When You Can’t Blame Trump, Blame Foreigners
When asked – immediately with the first question because, of course – about the US energy strategy, economic strategy, and foreign policy strategy implications of OPEC+, Deese responded:
“As we’ve said, the OPEC decision — the reason why we were disappointed in it is we believe it’s unnecessary and unwarranted at a period where if you look at the global energy picture and the oil picture, the lack of supply continues to be a significant challenge.
This is from the regime that halted US energy production, on their first day in office, via Executive Order.
“We’re going to have to see the actual impact of this…But to your question about alternatives: We identified some of these, and we’ll continue to focus on them, right? If you look at the U.S. — where we are in the U.S. right now, the wholesale price for gasoline — refined gasoline — is about, on average across the country, about $1.20 lower than the retail price that consumers are paying. Historically, that gap has been about 90 cents.”
The alternative measure is US gas prices are not so bad? Anything else, Brian?

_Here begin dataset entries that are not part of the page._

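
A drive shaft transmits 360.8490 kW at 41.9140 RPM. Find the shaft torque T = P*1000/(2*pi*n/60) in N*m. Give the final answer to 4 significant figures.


omega = 2*pi*41.9140/60 = 4.38922 rad/s
T = 360.8490*1000 / 4.38922
T = 82210 N*m


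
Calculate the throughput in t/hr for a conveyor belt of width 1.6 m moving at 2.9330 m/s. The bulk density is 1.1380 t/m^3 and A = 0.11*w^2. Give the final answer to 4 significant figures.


A = 0.11 * 1.6^2 = 0.2816 m^2
C = 0.2816 * 2.9330 * 1.1380 * 3600
C = 3384 t/hr


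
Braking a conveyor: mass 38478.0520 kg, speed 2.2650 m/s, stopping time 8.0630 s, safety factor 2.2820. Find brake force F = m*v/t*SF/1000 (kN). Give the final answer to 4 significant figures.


F = 38478.0520 * 2.2650 / 8.0630 * 2.2820 / 1000
F = 24.67 kN


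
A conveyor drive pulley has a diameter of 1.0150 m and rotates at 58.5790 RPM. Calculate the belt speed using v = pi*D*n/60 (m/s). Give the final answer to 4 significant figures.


v = pi * 1.0150 * 58.5790 / 60
v = 3.113 m/s


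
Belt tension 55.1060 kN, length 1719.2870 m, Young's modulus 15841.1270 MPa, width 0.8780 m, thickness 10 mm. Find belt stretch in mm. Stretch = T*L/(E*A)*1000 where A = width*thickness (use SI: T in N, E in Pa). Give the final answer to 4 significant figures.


A = 0.8780 * 0.01 = 0.00878 m^2
Stretch = 55.1060*1000 * 1719.2870 / (15841.1270e6 * 0.00878) * 1000
Stretch = 681.2 mm


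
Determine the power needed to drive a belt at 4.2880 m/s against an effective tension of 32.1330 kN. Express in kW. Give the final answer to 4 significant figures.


P = Te * v = 32.1330 * 4.2880
P = 137.8 kW


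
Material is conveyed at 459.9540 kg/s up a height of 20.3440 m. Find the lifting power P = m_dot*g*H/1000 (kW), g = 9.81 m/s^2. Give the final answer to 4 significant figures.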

“And the other measures are things that are on the table and we continue to look at. The Strategic Petroleum Reserve is — is one of those. So, you know, I — we’re not announcing any steps on that front, but there are measures that we will continue to assess as we — you know, as we go forward.”
Continuing to drain the reserves and hoping for lower prices. That’s the Biden energy policy in light of the current crisis. This is Biden’s go-to guy on energy policy:
REPORTER: “But just to hone in on that: U.S. gas prices are going up now…what in the short term is available?”
MR. DEESE: “So, number one, you know, let’s, you know, take stock of where gas prices are today. You know, today in America, the most common price for retail gasoline is $3.29. We’re headed to New York and New Jersey where the retail price is about $3.50. It’s down 30 to 40 cents from where it was a month ago.
FACT CHECK: MOSTLY NARRATIVE
They say “most common price” for gasoline instead of “national average. The national average for gasoline according to AAA is $3.87. “And so we are laser-focused on what we can do to keep bringing that price down.” Thanks, Brian.
When asked a final question about US economic trajectory, Deese, replied,
“Well, I would say the most — I think the most significant mark of the American economy right now is its resilience…”
He would know. He’s running the economic policies that have attempted to destroy US economic trajectory for nearly two years now. Did we sense a tone of lament in that final answer?
No More Questions – We’re Landing
KJP was let off the hook for the most part during the briefing, as the plane was landing before they got past the energy question, but she was asked when Biden was planning to release the full intelligence report on Khashoggi, and, “What is the holdup? Is that being considered now?”
The question came amid the OPEC+ back and forth, and likely in reference to Khashoggi declass as a form of punishment for the Kingdom of Saudi Arabia’s role in reducing oil output. Of course, she dodged, “I know this question has been asked many times before. I don’t have anything to preview or share at this time.”
Given the short flight, and gaggle, we didn’t get to hear anything about Biden’s hot mic in Ft. Myers…
or North Korea’s latest missile strike last night, their sixth in two weeks…
or Iran’s allegations of that the US is interfering in their domestic affairs…
or the latest about Dugina’s assassination by, allegedy per unnamed US intelligence sources, the Ukranians…
or Lavrov’s warning that Russia was going to view the US as a combatant in this war.
Still, I’m sure those garden tours are going to be lit.